What I am asking here is if there is any big difference between the returns of Number(...) and parseFloat(...) when you pass it an actual number string with no radix at all.
The internal workings are not that different, as #James Allardic already answered. There is a difference though. Using parseFloat, a (trimmed) string starting with one or more numeric characters followed by alphanumeric characters can convert to a Number, with Number that will not succeed. As in:
parseFloat('3.23abc'); //=> 3.23
Number('3.23abc'); //=> NaN
In both conversions, the input string is trimmed, by the way:
parseFloat(' 3.23abc '); //=> 3.23
Number(' 3.23 '); //=> 3.23
No. Both will result in the internal ToNumber(string) function being called.
From ES5 section 15.7.1 (The Number Constructor Called as a Function):
When Number is called as a function rather than as a constructor, it performs a type conversion...
Returns a Number value (not a Number object) computed by ToNumber(value) if value was supplied, else returns +0.
From ES5 section 15.1.2.3 (parseFloat (string)):
...
If neither trimmedString nor any prefix of trimmedString satisfies the syntax of a StrDecimalLiteral (see 9.3.1)
...
And 9.3.1 is the section titled "ToNumber Applied to the String Type", which is what the first quote is referring to when it says ToNumber(value).
Update (see comments)
By calling the Number constructor with the new operator, you will get an instance of the Number object, rather than a numeric literal. For example:
typeof new Number(10); //object
typeof Number(10); //number
This is defined in section 15.7.2 (The Number Constructor):
When Number is called as part of a new expression it is a constructor: it initialises the newly created object.
Not a whole lot of difference, as long as you're sure there's nothing but digits in your string. If there are, Number will return NaN. Another problem that you might get using the Number constructor is that co-workers might think you forgot the new keyword, and add it later on, causing strict comparisons to fail new Number(123) === 123 --> false whereas Number(123) === 123 --> true.
In general, I prefer to leave the Number constructor for what it is, and just use the shortest syntax there is to cast to an int/float: +numString, or use parse*.
When not using new to create a wrapper object for a numerical value, Number is relegated to simply doing type conversion from string to number.
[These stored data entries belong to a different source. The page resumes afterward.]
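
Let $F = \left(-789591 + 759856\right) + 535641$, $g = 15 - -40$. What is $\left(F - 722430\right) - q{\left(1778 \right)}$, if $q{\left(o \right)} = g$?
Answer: $-216579$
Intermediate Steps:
$g = 55$ ($g = 15 + 40 = 55$)
$q{\left(o \right)} = 55$
$F = 505906$ ($F = -29735 + 535641 = 505906$)
$\left(F - 722430\right) - q{\left(1778 \right)} = \left(505906 - 722430\right) - 55 = -216524 - 55 = -216579$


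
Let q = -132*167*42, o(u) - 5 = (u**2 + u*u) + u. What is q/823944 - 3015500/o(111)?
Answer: -4749100903/38634859 ≈ -122.92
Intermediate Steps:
o(u) = 5 + u + 2*u**2 (o(u) = 5 + ((u**2 + u*u) + u) = 5 + ((u**2 + u**2) + u) = 5 + (2*u**2 + u) = 5 + (u + 2*u**2) = 5 + u + 2*u**2)
q = -925848 (q = -22044*42 = -925848)
q/823944 - 3015500/o(111) = -925848/823944 - 3015500/(5 + 111 + 2*111**2) = -925848*1/823944 - 3015500/(5 + 111 + 2*12321) = -3507/3121 - 3015500/(5 + 111 + 24642) = -3507/3121 - 3015500/24758 = -3507/3121 - 3015500*1/24758 = -3507/3121 - 1507750/12379 = -4749100903/38634859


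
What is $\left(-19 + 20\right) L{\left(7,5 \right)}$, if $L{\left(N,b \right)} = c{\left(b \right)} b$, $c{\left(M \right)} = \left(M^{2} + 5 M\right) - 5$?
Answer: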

'parseFloat' on the other hand, as you mentioned, can parse a floating point number from any string that starts with a digit, a decimal, or +/-
So, if you're only working with strings that contain only numerical values, Number(x) and parseFloat(x) will result in the same values
Please excuse me posting yet another answer, but I just got here via a Google search and did not find all of the details that I wanted. Running the following code in Node.js:
var vals = ["1", "1.1", "0", "1.1abc", "", " ", null];
for(var i = 0; i < vals.length; i++){
var ifTest = false;
if(vals[i])
{
ifTest = true;
}
console.log("val=" + vals[i] + ", Number()=" + Number(vals[i])+ ", parseFloat()=" + parseFloat(vals[i]) + ", if()=" + ifTest);
}
gives the following output:
val=1, Number()=1, parseFloat()=1, if()=true
val=1.1, Number()=1.1, parseFloat()=1.1, if()=true
val=0, Number()=0, parseFloat()=0, if()=true
val=1.1abc, Number()=NaN, parseFloat()=1.1, if()=true
val=, Number()=0, parseFloat()=NaN, if()=false
val= , Number()=0, parseFloat()=NaN, if()=true
val=null, Number()=0, parseFloat()=NaN, if()=false
Some noteworthy takeaways:
If protecting with an if(val) before trying to convert to number, then parseFloat() will return a number except in the whitespace case.
Number returns a number in all cases except for non-numeric characters aside from white-space.
Please feel free to add any test cases that I may be missing.